Rasputin wrote: ↑
Thu Sep 14, 2017 1:03 pm
PeteJ wrote: ↑
Thu Sep 14, 2017 11:47 am
I never understand why scientific-thinkers so often believe that the idea of consciousness being primary is unscientific. On what grounds?
I think science is really a method, and that if you are going to use it to full effect you have to leave your preconceptions at the door. In principle it does not commit you to any particular view about what (if anything) fundamentally exists, and what is just a combination of more basic things. Still, the idea that entities should not be multiplied beyond necessity seems to me to be bound up with the scientific method.

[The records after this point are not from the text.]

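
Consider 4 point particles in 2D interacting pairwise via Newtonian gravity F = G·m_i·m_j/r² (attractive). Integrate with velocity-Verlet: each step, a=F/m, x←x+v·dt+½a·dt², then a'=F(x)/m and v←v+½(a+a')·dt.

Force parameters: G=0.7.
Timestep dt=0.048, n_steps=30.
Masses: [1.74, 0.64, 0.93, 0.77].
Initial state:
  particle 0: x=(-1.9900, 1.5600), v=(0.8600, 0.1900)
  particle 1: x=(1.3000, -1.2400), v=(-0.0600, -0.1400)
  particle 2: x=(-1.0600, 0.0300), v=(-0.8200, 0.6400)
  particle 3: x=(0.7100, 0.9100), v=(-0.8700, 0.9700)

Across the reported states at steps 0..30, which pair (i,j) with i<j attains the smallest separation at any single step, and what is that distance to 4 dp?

step 0: x0=(-1.9900, 1.5600) x1=(1.3000, -1.2400) x2=(-1.0600, 0.0300) x3=(0.7100, 0.9100)
step 1: x0=(-1.9485, 1.5689) x1=(1.2969, -1.2465) x2=(-1.0994, 0.0611) x3=(0.6679, 0.9564)
step 2: x0=(-1.9065, 1.5773) x1=(1.2935, -1.2526) x2=(-1.1388, 0.0932) x3=(0.6252, 1.0026)
step 3: x0=(-1.8641, 1.5851) x1=(1.2898, -1.2582) x2=(-1.1783, 0.1262) x3=(0.5817, 1.0484)
step 4: x0=(-1.8212, 1.5923) x1=(1.2856, -1.2635) x2=(-1.2179, 0.1602) x3=(0.5376, 1.0941)
step 5: x0=(-1.7778, 1.5988) x1=(1.2812, -1.2684) x2=(-1.2575, 0.1954) x3=(0.4927, 1.1395)
step 6: x0=(-1.7339, 1.6047) x1=(1.2764, -1.2729) x2=(-1.2972, 0.2319) x3=(0.4469, 1.1846)
step 7: x0=(-1.6895, 1.6097) x1=(1.2713, -1.2770) x2=(-1.3369, 0.2698) x3=(0.4004, 1.2296)
step 8: x0=(-1.6446, 1.6140) x1=(1.2659, -1.2808) x2=(-1.3767, 0.3091) x3=(0.3529, 1.2743)
step 9: x0=(-1.5991, 1.6173) x1=(1.2602, -1.2842) x2=(-1.4163, 0.3501) x3=(0.3045, 1.3188)
step 10: x0=(-1.5532, 1.6196) x1=(1.2542, -1.2872) x2=(-1.4559, 0.3929) x3=(0.2551, 1.3632)
step 11: x0=(-1.5068, 1.6208) x1=(1.2479, -1.2899) x2=(-1.4952, 0.4377) x3=(0.2045, 1.4073)
step 12: x0=(-1.4599, 1.6208) x1=(1.2412, -1.2923) x2=(-1.5342, 0.4846) x3=(0.1527, 1.4513)
step 13: x0=(-1.4125, 1.6196) x1=(1.2343, -1.2943) x2=(-1.5727, 0.5337) x3=(0.0995, 1.4950)
step 14: x0=(-1.3648, 1.6171) x1=(1.2271, -1.2960) x2=(-1.6105, 0.5853) x3=(0.0448, 1.5386)
step 15: x0=(-1.3167, 1.6131) x1=(1.2197, -1.2974) x2=(-1.6473, 0.6394) x3=(-0.0116, 1.5819)
step 16: x0=(-1.2683, 1.6078) x1=(1.2119, -1.2984) x2=(-1.6829, 0.6962) x3=(-0.0699, 1.6249)
step 17: x0=(-1.2196, 1.6011) x1=(1.2039, -1.2991) x2=(-1.7170, 0.7556) x3=(-0.1306, 1.6676)
step 18: x0=(-1.1706, 1.5930) x1=(1.1956, -1.2995) x2=(-1.7492, 0.8177) x3=(-0.1940, 1.7099)
step 19: x0=(-1.1212, 1.5837) x1=(1.1870, -1.2996) x2=(-1.7792, 0.8823) x3=(-0.2606, 1.7515)
step 20: x0=(-1.0713, 1.5735) x1=(1.1782, -1.2993) x2=(-1.8067, 0.9493) x3=(-0.3312, 1.7920)
step 21: x0=(-1.0206, 1.5628) x1=(1.1691, -1.2987) x2=(-1.8315, 1.0185) x3=(-0.4067, 1.8309)
step 22: x0=(-0.9686, 1.5523) x1=(1.1598, -1.2978) x2=(-1.8533, 1.0894) x3=(-0.4884, 1.8670)
step 23: x0=(-0.9147, 1.5431) x1=(1.1502, -1.2965) x2=(-1.8722, 1.1619) x3=(-0.5777, 1.8980)
step 24: x0=(-0.8586, 1.5370) x1=(1.1403, -1.2950) x2=(-1.8881, 1.2355) x3=(-0.6756, 1.9201)
step 25: x0=(-0.8007, 1.5367) x1=(1.1302, -1.2931) x2=(-1.9011, 1.3102) x3=(-0.7809, 1.9277)
step 26: x0=(-0.7434, 1.5442) x1=(1.1198, -1.2908) x2=(-1.9111, 1.3856) x3=(-0.8878, 1.9166)
step 27: x0=(-0.6900, 1.5587) x1=(1.1092, -1.2882) x2=(-1.9183, 1.4616) x3=(-0.9894, 1.8884)
step 28: x0=(-0.6418, 1.5777) x1=(1.0984, -1.2853) x2=(-1.9225, 1.5383) x3=(-1.0827, 1.8491)
step 29: x0=(-0.5984, 1.5991) x1=(1.0873, -1.2820) x2=(-1.9236, 1.6155) x3=(-1.1688, 1.8036)
step 30: x0=(-0.5589, 1.6215) x1=(1.0759, -1.2784) x2=(-1.9209, 1.6932) x3=(-1.2501, 1.7549)

pair (0,3), distance 0.3915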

If it turns out that consciousness can be explained in terms of particles and forces (or whatever the basic phenomena of physics are these days),
This is not true. The issue is not even debatable. Nobody knows that consciousness can be explained in this way and nobody has ever done it.This is the leap of faith that I cannot understand and that is not in any sense 'scientific'. It is a conjecture, and the unfalsifiability of solispsim means it will always remain one. It is not an empirically testable claim. I'd be interested to know why you believe it is true.
whereas particles and forces cannot be explained in terms of consciousness, then I think it is possible to say that the view that consciousness is primary is unscientific. If it could be a derived phenomenon, then regarding it as primary is multiplying entities beyond necessity.

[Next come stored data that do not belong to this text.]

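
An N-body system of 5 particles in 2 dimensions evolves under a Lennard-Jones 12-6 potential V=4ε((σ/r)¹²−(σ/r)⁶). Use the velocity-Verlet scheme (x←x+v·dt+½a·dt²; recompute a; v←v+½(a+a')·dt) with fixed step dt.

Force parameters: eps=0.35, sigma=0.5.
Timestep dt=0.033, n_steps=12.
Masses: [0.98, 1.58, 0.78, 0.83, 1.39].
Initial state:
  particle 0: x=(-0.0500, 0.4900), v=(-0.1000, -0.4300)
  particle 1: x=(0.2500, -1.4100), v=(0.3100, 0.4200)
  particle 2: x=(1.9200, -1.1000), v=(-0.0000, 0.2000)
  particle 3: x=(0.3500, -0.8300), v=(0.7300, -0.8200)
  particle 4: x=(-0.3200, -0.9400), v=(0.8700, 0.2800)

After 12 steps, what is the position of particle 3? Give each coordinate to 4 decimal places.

step 0: x0=(-0.0500, 0.4900) x1=(0.2500, -1.4100) x2=(1.9200, -1.1000) x3=(0.3500, -0.8300) x4=(-0.3200, -0.9400)
step 1: x0=(-0.0533, 0.4758) x1=(0.2601, -1.3955) x2=(1.9200, -1.0934) x3=(0.3731, -0.8581) x4=(-0.2905, -0.9309)
step 2: x0=(-0.0566, 0.4616) x1=(0.2694, -1.3814) x2=(1.9200, -1.0868) x3=(0.3946, -0.8847) x4=(-0.2593, -0.9222)
step 3: x0=(-0.0599, 0.4473) x1=(0.2765, -1.3736) x2=(1.9199, -1.0802) x3=(0.4175, -0.8983) x4=(-0.2262, -0.9140)
step 4: x0=(-0.0632, 0.4330) x1=(0.2789, -1.3783) x2=(1.9199, -1.0736) x3=(0.4456, -0.8872) x4=(-0.1910, -0.9064)
step 5: x0=(-0.0665, 0.4187) x1=(0.2790, -1.3874) x2=(1.9198, -1.0670) x3=(0.4748, -0.8663) x4=(-0.1538, -0.8996)
step 6: x0=(-0.0697, 0.4043) x1=(0.2782, -1.3959) x2=(1.9197, -1.0604) x3=(0.5021, -0.8450) x4=(-0.1144, -0.8936)
step 7: x0=(-0.0730, 0.3900) x1=(0.2771, -1.4027) x2=(1.9196, -1.0538) x3=(0.5265, -0.8257) x4=(-0.0730, -0.8886)
step 8: x0=(-0.0763, 0.3755) x1=(0.2759, -1.4074) x2=(1.9195, -1.0472) x3=(0.5479, -0.8085) x4=(-0.0296, -0.8844)
step 9: x0=(-0.0796, 0.3610) x1=(0.2745, -1.4102) x2=(1.9193, -1.0406) x3=(0.5670, -0.7934) x4=(0.0154, -0.8812)
step 10: x0=(-0.0828, 0.3465) x1=(0.2730, -1.4113) x2=(1.9192, -1.0340) x3=(0.5857, -0.7798) x4=(0.0606, -0.8790)
step 11: x0=(-0.0860, 0.3319) x1=(0.2718, -1.4113) x2=(1.9190, -1.0273) x3=(0.6084, -0.7666) x4=(0.1033, -0.8778)
step 12: x0=(-0.0892, 0.3173) x1=(0.2709, -1.4108) x2=(1.9187, -1.0207) x3=(0.6412, -0.7521) x4=(0.1395, -0.8779)

(0.6412, -0.7521)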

I'm saying there are no entities and you won't come up with an idea more parsimonious than this. Who said particles and forces cannot be explained in terms of consciousness? Many physicists (Bohr, Eddington, Schrodinger, Weyl...) do not share your view. Indeed, it was QM that led them to their opposing view. I would say that 'entities' will never be explained in terms of matter because matter is inexplicable as more than a product of consciousness (an argument Kant makes pretty well).
I think it has been argued that consciousness is reducible to physical phenomena, but I'm not sure any scientist has considered the converse question of whether physical phenomena can be reduced to consciousness.
Many scientists do this, and it is becoming a more popular view. For instance, Ulrich Mohrhoff has written a text book for students explaining the maths of QM in which consciousness is primary. It is called The World according to Quantum Mechanics: Why the Laws of Physics make Sense after all'
. There is a book by Ken Wilber called Quantum Questions
that collects together the views of some of the quantum pioneers on this matter. and they are opposed to yours.
I suspect that it may be an unscientific hypothesis in that it is not testable.
But it is testable. It is just that it not empirically testable. It is testable by a study of consciousness.
Your last paragraph is wrong for this reason. The idea of testability is crucial to both science and mysticism but the latter does not rely on sensory empiricism. We cannot find the source of matter by studying matter, it appears to appear out of Nothing like a rabbit from a hat, but we can see the source of matter and consciousness by studying consciousness. You seem to forget that, say, pain is not an empirical phenomenon. If I say I am in pain you don't complain that this is not a scientific theory. It's not a theory but a fact, but only I can know it. Yoga is called a Divine Science because it requires us to abandon speculation and go look at the facts. This is not usually well understood by its critics.
I think you underestimate the opposition and the strength of its method and explanatory theory. The perennial philosophy is perennial for a reason, this being that it cannot be falsified. Whatever the truth there is no possibility of anyone proving that consciousness is not prior to matter and space-time. Meanwhile those who oppose this view are stuck with the 'hard' problem of consciousness and a long list of other intractable metaphysical questions.
My theory explains metaphysics and yours cannot do this, so although you are free to be sceptical there is some evidence that one theory is more plausible than the other and a lot more useful.
Our disagreement seems to be over testability. Is this right? You say we must rely on our physical senses and cannot admit any other evidence, while philosophers say that our physical senses cannot even establish the existence of space-time or matter and that we must look for more certain ways of establishing the facts. The scientific method as strict empiricists define it is not able to test the theory that there is such a thing as consciousness, so of course they will not be able to deal with it as a scientific problem. But the idea that we must rely only on our physical senses to test theories is unnecessary and rules out any scientific study of consciousness.
Pardon all the words. Don't feel obliged to match my verbosity. If I seem a bit pushy apologies, but I've been arguing this stuff for years and don't see it as a matter of opinion.